Toujours quelque part entre le Club des Cinq et un Harry Potter où l’unique pouvoir magique serait le talent (on a vu pire patronage), on retrouve avec délectation l’univers poétique et artistique de Julie Bonnie, dans cette seconde année aventureuse de ce que l’on espère une série, où l’historique laisse place au gastronomique.

Si le premier tome était celui de l’ouverture (pour paraphraser le domaine musical si cher à l’écrivaine), ce second mouvement est celui de l’envol.

On plonge avec délices dans le plaisir des retrouvailles, des personnages comme de l’univers, preuve s’il le faut de la solidité de la proposition, et les menus défauts qui plombaient le premier tome (des phrases un peu trop courtes, sans doute volontairement, une présentation des personnages beaucoup trop longue qui menait à les confondre et une intrigue réduite finalement à la portion congrue de sa deuxième moitié) s’évaporent ici.
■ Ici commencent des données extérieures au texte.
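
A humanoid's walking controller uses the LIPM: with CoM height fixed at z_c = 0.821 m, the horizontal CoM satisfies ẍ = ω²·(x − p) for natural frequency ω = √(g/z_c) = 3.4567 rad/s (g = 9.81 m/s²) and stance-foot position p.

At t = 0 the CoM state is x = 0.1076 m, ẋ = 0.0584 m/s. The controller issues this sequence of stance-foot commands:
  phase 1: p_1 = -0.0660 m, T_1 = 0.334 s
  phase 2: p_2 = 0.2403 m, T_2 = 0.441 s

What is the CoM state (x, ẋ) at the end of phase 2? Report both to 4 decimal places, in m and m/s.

x = 0.8967, ẋ = 2.4624

phase 1: p=-0.0660, T=0.334, ωT=1.154538, cosh=1.743880, sinh=1.428677; start (x,ẋ)=(0.107600, 0.058400) → end (x,ẋ)=(0.260875, 0.959167)
phase 2: p=0.2403, T=0.441, ωT=1.524405, cosh=2.405080, sinh=2.187329; start (x,ẋ)=(0.260875, 0.959167) → end (x,ẋ)=(0.896725, 2.462438)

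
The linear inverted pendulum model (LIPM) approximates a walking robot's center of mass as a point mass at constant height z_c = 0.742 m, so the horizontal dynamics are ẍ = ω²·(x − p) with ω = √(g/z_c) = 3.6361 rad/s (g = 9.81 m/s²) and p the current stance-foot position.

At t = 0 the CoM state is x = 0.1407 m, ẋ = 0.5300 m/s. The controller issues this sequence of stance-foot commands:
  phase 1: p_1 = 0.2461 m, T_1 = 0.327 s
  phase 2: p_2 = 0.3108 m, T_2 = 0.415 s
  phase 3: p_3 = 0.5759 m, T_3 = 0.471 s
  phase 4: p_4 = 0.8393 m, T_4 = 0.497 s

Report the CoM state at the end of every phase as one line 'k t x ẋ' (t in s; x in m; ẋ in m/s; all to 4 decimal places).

phase 1: p=0.2461, T=0.327, ωT=1.189005, cosh=1.794168, sinh=1.489643; start (x,ẋ)=(0.140700, 0.530000) → end (x,ẋ)=(0.274126, 0.380011)
phase 2: p=0.3108, T=0.415, ωT=1.508981, cosh=2.371629, sinh=2.150494; start (x,ẋ)=(0.274126, 0.380011) → end (x,ẋ)=(0.448572, 0.614475)
phase 3: p=0.5759, T=0.471, ωT=1.712603, cosh=2.861884, sinh=2.681489; start (x,ẋ)=(0.448572, 0.614475) → end (x,ẋ)=(0.664655, 0.517088)
phase 4: p=0.8393, T=0.497, ωT=1.807142, cosh=3.128565, sinh=2.964442; start (x,ẋ)=(0.664655, 0.517088) → end (x,ẋ)=(0.714482, -0.264761)

1 0.3270 0.2741 0.3800
2 0.7420 0.4486 0.6145
3 1.2130 0.6647 0.5171
4 1.7100 0.7145 -0.2648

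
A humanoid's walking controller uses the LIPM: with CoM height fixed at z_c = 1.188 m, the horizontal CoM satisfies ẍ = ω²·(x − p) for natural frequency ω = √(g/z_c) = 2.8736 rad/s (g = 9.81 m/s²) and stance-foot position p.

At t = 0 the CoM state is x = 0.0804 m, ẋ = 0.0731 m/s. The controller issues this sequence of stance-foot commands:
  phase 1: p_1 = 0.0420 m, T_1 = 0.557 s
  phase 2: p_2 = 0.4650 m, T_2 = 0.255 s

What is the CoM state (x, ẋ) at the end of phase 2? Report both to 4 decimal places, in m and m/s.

x = 0.2531, ẋ = -0.0285

phase 1: p=0.0420, T=0.557, ωT=1.600595, cosh=2.578879, sinh=2.377102; start (x,ẋ)=(0.080400, 0.073100) → end (x,ẋ)=(0.201499, 0.450820)
phase 2: p=0.4650, T=0.255, ωT=0.732768, cosh=1.280705, sinh=0.800128; start (x,ẋ)=(0.201499, 0.450820) → end (x,ẋ)=(0.253060, -0.028487)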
A la manière d’une partition, les phrases s’ouvrent, s’équilibrent, le tempo emporte, comme si la fluidité et la force du lien des personnages offraient une aisance renouvelée à la narratrice/autrice, dont on retrouve par ailleurs ici de nombreux thèmes qui traversent sa littérature, adulte comme jeunesse : le rapport à la musique, elle qui fut membre de Cornu et qui perpétue notamment aujourd’hui son amour musical auprès des enfants (Chansons d’amour pour mon bébé, dont nous vous parlions ici), la question de l’existence sociale et de la construction de soi, du rapport à l’histoire (C’est toi, maman…, ou Barbara), à l’enfance et la colère aussi (Chambre 2), le son de la vulnérabilité, enfin, avec cette jeune Annie qui ne peut plus prononcer un mot depuis la mort de sa mère.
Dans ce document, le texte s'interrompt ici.